# Tjet Racing Oct 27th



## dlw (Aug 17, 1999)

At Mark's Model World in Canton, OH. Practice starts at 11:00, racing starts at noon. Will be racing stock tjets (Aurora) with GT bodies (GT40s, Cobras, GS Corvettes, Lolas, etc), and VHORS SS Tjets (almost like Fray, but car must have a rear window installed).

All are welcomed.


----------



## AfxToo (Aug 29, 2003)

Check out the track!

http://www.ohioho.com/images/MMWNewTrack2.jpg


----------



## Mister12tooth (Jul 18, 2006)

Does anyone know what kind of tires to use on that track?
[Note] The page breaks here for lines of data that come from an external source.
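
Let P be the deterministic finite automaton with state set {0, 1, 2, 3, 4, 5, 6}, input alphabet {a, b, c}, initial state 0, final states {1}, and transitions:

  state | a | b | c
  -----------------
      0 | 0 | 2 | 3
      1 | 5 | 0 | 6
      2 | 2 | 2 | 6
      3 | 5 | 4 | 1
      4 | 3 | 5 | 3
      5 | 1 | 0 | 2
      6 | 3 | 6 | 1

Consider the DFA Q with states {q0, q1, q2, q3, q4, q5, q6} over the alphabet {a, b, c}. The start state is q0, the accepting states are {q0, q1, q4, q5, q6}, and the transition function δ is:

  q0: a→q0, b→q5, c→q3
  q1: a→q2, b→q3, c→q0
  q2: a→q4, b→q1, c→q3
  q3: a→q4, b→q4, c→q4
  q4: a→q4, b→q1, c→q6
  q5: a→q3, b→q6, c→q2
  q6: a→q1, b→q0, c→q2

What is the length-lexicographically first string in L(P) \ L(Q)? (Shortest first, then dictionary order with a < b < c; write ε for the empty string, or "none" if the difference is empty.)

bcc

The string bcc is accepted by P but not by Q.
No shorter string lies in the difference, and bcc is the lexicographically first length-3 string in L(P) \ L(Q).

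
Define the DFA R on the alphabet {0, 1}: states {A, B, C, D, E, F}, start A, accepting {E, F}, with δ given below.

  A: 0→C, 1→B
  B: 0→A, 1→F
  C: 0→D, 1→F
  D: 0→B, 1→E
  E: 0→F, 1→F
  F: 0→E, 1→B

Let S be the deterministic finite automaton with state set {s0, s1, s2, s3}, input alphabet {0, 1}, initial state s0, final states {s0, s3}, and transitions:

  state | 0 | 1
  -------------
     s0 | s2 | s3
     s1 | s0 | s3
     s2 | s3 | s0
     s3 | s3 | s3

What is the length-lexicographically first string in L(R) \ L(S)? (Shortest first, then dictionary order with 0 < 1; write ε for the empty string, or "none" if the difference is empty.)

The string 010 is accepted by R but not by S.
No shorter string lies in the difference, and 010 is the lexicographically first length-3 string in L(R) \ L(S).

010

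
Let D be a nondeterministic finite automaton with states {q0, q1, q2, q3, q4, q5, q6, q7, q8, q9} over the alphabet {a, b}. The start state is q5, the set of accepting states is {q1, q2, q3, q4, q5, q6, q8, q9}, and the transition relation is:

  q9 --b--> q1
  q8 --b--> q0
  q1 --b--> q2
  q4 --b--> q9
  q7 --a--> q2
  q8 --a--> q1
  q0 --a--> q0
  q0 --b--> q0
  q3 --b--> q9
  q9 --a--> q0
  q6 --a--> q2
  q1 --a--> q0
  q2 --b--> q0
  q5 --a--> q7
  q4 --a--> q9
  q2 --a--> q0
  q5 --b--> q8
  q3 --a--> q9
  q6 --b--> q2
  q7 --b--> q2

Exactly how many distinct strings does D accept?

The useful subgraph on states {q1, q2, q5, q7, q8} is acyclic, so L(D) is finite; the longest accepting path visits 4 useful states, giving maximum string length 3.
Counting accepting paths from q5 by length: 1 of length 0, 1 of length 1, 3 of length 2, 1 of length 3. Total 6.

6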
The Green or Black Wizzards????


----------



## Crimnick (May 28, 2006)

AfxToo said:


> Check out the track!
> 
> http://www.ohioho.com/images/MMWNewTrack2.jpg


NICE!...a bowman?


----------



## tomyafx1 (Jan 23, 2003)

Not a Bowman, Mark made that track!!


----------



## tomyafx1 (Jan 23, 2003)

October 27, 2007
VASCRA Fall Classic
Mark’s Model World in Canton, Ohio
Doors open 11:00 AM, racing at 12:30 PM
Planned race events:
1. Stock class T-jets with Vintage Le Mans Sports Car bodies 
2. Super stock T-jets


----------



## AfxToo (Aug 29, 2003)

After a little research ...  

This one of a kind track was custom routed by Mark Kitto from MDF...
Approximately 100+ ft lap lengths...
Rails are inlaid welding rod...
Lane spacing is wider than plastic track...
Surface is painted gray industrial grade epoxy...
Very smooth, elevation changes, huge sweepers, varying radius turns...
18V deep cycle battery power...
Computer based timing system...
If there's a heaven for TJets, this track is darn near close to it...


----------